How was this lovely? During the entire conversation I did not hear one positive word about any piece of the conversation. In fact, as a Christian pastor I said a quick prayer for their pastor and wondered how that man or woman would feel to hear this conversation right after church. If I were a non-Christian, I certainly would have no desire to visit a church where the people come out and talk about all the negatives of life and seem to have received little if any comfort from worship.
Now I have to admit there have surely been times when my conversations after church have been less than lovely. I am thankful that God provides forgiveness for me and for the people who were sitting near me at breakfast.
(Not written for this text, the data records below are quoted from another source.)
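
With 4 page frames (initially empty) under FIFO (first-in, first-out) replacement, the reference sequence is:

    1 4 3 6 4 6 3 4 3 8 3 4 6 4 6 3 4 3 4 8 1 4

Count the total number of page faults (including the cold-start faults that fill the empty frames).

1 → fault, frames (1)
4 → fault, frames (1 4)
3 → fault, frames (1 4 3)
6 → fault, frames (1 4 3 6)
4 → hit
6 → hit
3 → hit
4 → hit
3 → hit
8 → fault, evict 1, frames (4 3 6 8)
3 → hit
4 → hit
6 → hit
4 → hit
6 → hit
3 → hit
4 → hit
3 → hit
4 → hit
8 → hit
1 → fault, evict 4, frames (3 6 8 1)
4 → fault, evict 3, frames (6 8 1 4)
Page faults: 7.

7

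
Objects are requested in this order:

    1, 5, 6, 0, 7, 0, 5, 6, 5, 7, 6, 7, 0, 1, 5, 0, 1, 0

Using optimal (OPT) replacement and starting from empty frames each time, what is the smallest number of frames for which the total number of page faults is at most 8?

f=1: 18 faults
f=2: 12 faults
f=3: 8 faults
f=4: 6 faults
f=5: 5 faults
Smallest f with faults ≤ 8 is 3.

3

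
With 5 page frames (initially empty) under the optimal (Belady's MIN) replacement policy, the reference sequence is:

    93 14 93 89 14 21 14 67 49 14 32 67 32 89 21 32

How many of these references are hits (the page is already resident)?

93: miss, frames (93)
14: miss, frames (93 14)
93: hit
89: miss, frames (93 14 89)
14: hit
21: miss, frames (93 14 89 21)
14: hit
67: miss, frames (93 14 89 21 67)
49: miss, evict 93, frames (14 89 21 67 49)
14: hit
32: miss, evict 49, frames (14 89 21 67 32)
67: hit
32: hit
89: hit
21: hit
32: hit
Hits: 9.

9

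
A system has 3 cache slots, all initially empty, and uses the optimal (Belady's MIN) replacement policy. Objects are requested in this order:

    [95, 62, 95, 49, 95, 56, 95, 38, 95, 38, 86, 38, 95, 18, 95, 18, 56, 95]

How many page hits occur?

10

95 → fault, frames [95]
62 → fault, frames [95, 62]
95 → hit
49 → fault, frames [95, 62, 49]
95 → hit
56 → fault, evict 49, frames [95, 62, 56]
95 → hit
38 → fault, evict 62, frames [95, 56, 38]
95 → hit
38 → hit
86 → fault, evict 56, frames [95, 38, 86]
38 → hit
95 → hit
18 → fault, evict 86, frames [95, 38, 18]
95 → hit
18 → hit
56 → fault, evict 18, frames [95, 38, 56]
95 → hit
Hits: 10.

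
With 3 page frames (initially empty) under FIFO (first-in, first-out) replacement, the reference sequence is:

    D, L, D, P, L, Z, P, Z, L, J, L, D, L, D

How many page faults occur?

D: miss, frames (D)
L: miss, frames (D L)
D: hit
P: miss, frames (D L P)
L: hit
Z: miss, evict D, frames (L P Z)
P: hit
Z: hit
L: hit
J: miss, evict L, frames (P Z J)
L: miss, evict P, frames (Z J L)
D: miss, evict Z, frames (J L D)
L: hit
D: hit
Page faults: 7.

7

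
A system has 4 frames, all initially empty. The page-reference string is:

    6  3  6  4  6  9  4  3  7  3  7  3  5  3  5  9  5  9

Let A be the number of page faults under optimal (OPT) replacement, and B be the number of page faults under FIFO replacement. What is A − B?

-1

Under OPT: F F . F . F . . F . . . F . . . . . → 6 faults.
Under FIFO: F F . F . F . . F . . . F F . . . . → 7 faults.
A − B = 6 − 7 = -1.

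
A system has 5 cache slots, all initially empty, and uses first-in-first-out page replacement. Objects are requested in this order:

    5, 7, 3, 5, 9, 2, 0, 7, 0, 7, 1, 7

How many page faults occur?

5: miss, frames {5}
7: miss, frames {5,7}
3: miss, frames {5,7,3}
5: hit
9: miss, frames {5,7,3,9}
2: miss, frames {5,7,3,9,2}
0: miss, evict 5, frames {7,3,9,2,0}
7: hit
0: hit
7: hit
1: miss, evict 7, frames {3,9,2,0,1}
7: miss, evict 3, frames {9,2,0,1,7}
Page faults: 8.

8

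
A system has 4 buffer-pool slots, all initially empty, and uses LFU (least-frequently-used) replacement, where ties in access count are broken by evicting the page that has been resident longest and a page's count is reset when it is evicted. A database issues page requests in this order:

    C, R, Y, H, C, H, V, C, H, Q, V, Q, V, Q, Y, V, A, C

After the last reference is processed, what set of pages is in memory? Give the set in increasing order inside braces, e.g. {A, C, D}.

C: fault, frames (C)
R: fault, frames (C R)
Y: fault, frames (C R Y)
H: fault, frames (C R Y H)
C: hit
H: hit
V: fault, evict R, frames (C Y H V)
C: hit
H: hit
Q: fault, evict Y, frames (C H V Q)
V: hit
Q: hit
V: hit
Q: hit
Y: fault, evict C, frames (H V Q Y)
V: hit
A: fault, evict Y, frames (H V Q A)
C: fault, evict A, frames (H V Q C)

{C, H, Q, V}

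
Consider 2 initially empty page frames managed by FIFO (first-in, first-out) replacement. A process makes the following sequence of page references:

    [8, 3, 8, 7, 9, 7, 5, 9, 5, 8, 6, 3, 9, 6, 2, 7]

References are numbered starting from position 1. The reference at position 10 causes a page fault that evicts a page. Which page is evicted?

pos 1: 8 -> miss, frames (8)
pos 2: 3 -> miss, frames (8 3)
pos 3: 8 -> hit
pos 4: 7 -> miss, evict 8, frames (3 7)
pos 5: 9 -> miss, evict 3, frames (7 9)
pos 6: 7 -> hit
pos 7: 5 -> miss, evict 7, frames (9 5)
pos 8: 9 -> hit
pos 9: 5 -> hit
pos 10: 8 -> miss, evict 9, frames (5 8)
At position 10, page 9 is evicted.

9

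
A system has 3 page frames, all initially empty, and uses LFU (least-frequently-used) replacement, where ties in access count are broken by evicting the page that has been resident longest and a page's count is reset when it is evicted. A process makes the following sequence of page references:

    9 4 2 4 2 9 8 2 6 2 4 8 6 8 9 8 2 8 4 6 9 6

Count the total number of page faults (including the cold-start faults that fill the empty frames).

9: miss, frames {9}
4: miss, frames {9,4}
2: miss, frames {9,4,2}
4: hit
2: hit
9: hit
8: miss, evict 9, frames {4,2,8}
2: hit
6: miss, evict 8, frames {4,2,6}
2: hit
4: hit
8: miss, evict 6, frames {4,2,8}
6: miss, evict 8, frames {4,2,6}
8: miss, evict 6, frames {4,2,8}
9: miss, evict 8, frames {4,2,9}
8: miss, evict 9, frames {4,2,8}
2: hit
8: hit
4: hit
6: miss, evict 8, frames {4,2,6}
9: miss, evict 6, frames {4,2,9}
6: miss, evict 9, frames {4,2,6}
Page faults: 13.

13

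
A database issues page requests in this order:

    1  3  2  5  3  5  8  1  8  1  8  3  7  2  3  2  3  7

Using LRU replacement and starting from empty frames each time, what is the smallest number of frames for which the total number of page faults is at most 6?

6

f=1: 18 faults
f=2: 12 faults
f=3: 9 faults
f=4: 8 faults
f=5: 7 faults
f=6: 6 faults
Smallest f with faults ≤ 6 is 6.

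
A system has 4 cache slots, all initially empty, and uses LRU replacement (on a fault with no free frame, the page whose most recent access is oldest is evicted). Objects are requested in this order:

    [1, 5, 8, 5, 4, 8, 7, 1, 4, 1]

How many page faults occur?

6

1 → miss, frames {1}
5 → miss, frames {1,5}
8 → miss, frames {1,5,8}
5 → hit
4 → miss, frames {1,8,5,4}
8 → hit
7 → miss, evict 1, frames {5,4,8,7}
1 → miss, evict 5, frames {4,8,7,1}
4 → hit
1 → hit
Page faults: 6.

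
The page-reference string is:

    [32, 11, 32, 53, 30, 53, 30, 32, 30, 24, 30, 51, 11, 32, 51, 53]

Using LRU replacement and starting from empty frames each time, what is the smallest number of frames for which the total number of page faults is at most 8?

f=1: 16 faults
f=2: 11 faults
f=3: 9 faults
f=4: 9 faults
f=5: 8 faults
f=6: 6 faults
Smallest f with faults ≤ 8 is 5.

5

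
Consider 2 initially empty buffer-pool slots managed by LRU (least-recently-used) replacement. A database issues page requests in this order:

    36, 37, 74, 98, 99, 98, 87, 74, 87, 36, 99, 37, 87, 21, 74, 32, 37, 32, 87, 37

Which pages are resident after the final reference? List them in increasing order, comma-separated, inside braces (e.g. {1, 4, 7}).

36 → miss, frames [36]
37 → miss, frames [36, 37]
74 → miss, evict 36, frames [37, 74]
98 → miss, evict 37, frames [74, 98]
99 → miss, evict 74, frames [98, 99]
98 → hit
87 → miss, evict 99, frames [98, 87]
74 → miss, evict 98, frames [87, 74]
87 → hit
36 → miss, evict 74, frames [87, 36]
99 → miss, evict 87, frames [36, 99]
37 → miss, evict 36, frames [99, 37]
87 → miss, evict 99, frames [37, 87]
21 → miss, evict 37, frames [87, 21]
74 → miss, evict 87, frames [21, 74]
32 → miss, evict 21, frames [74, 32]
37 → miss, evict 74, frames [32, 37]
32 → hit
87 → miss, evict 37, frames [32, 87]
37 → miss, evict 32, frames [87, 37]

{37, 87}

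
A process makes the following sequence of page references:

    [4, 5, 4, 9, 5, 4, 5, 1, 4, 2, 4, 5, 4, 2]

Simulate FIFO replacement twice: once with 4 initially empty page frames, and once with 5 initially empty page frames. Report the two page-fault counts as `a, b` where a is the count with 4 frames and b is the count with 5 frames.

7, 5

4 frames: F F . F . . . F . F F F . . → 7 faults.
5 frames: F F . F . . . F . F . . . . → 5 faults.
5 < 7: adding a frame reduced faults, as is typical.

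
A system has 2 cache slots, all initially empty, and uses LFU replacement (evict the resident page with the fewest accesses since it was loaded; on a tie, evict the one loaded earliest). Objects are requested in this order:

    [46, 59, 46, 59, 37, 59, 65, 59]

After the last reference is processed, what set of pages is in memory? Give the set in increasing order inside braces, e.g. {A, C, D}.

46 → miss, frames [46]
59 → miss, frames [46, 59]
46 → hit
59 → hit
37 → miss, evict 46, frames [59, 37]
59 → hit
65 → miss, evict 37, frames [59, 65]
59 → hit

{59, 65}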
However, at the same time, this moment made me reconsider these words from St. Paul. To paraphrase for a moment:
WE ARE EASTER PEOPLE!
As Easter people, those who believe in the resurrection of Jesus and the forgiveness of our sins, we have the opportunity to live with JOY in this lifetime even when things seem less than joyful. We have the opportunity to show the world that we have lovely thoughts and conversations because we follow these words of St. Paul. “Finally, brothers and sisters, whatever is true, whatever is noble, whatever is right, whatever is pure, whatever is lovely, whatever is admirable—if anything is excellent or praiseworthy—think about such things.”
We may not do it perfectly. We will need forgiveness when we fail. However, St. Paul was definitely on to something important when he directed our thoughts to the true, noble, right, pure, lovely admirable and praiseworthy things in life. Think about those, speak about your thoughts and live in the joy of Jesus. Easter means Christ has risen and we have been welcomed with salvation. Share the Joy.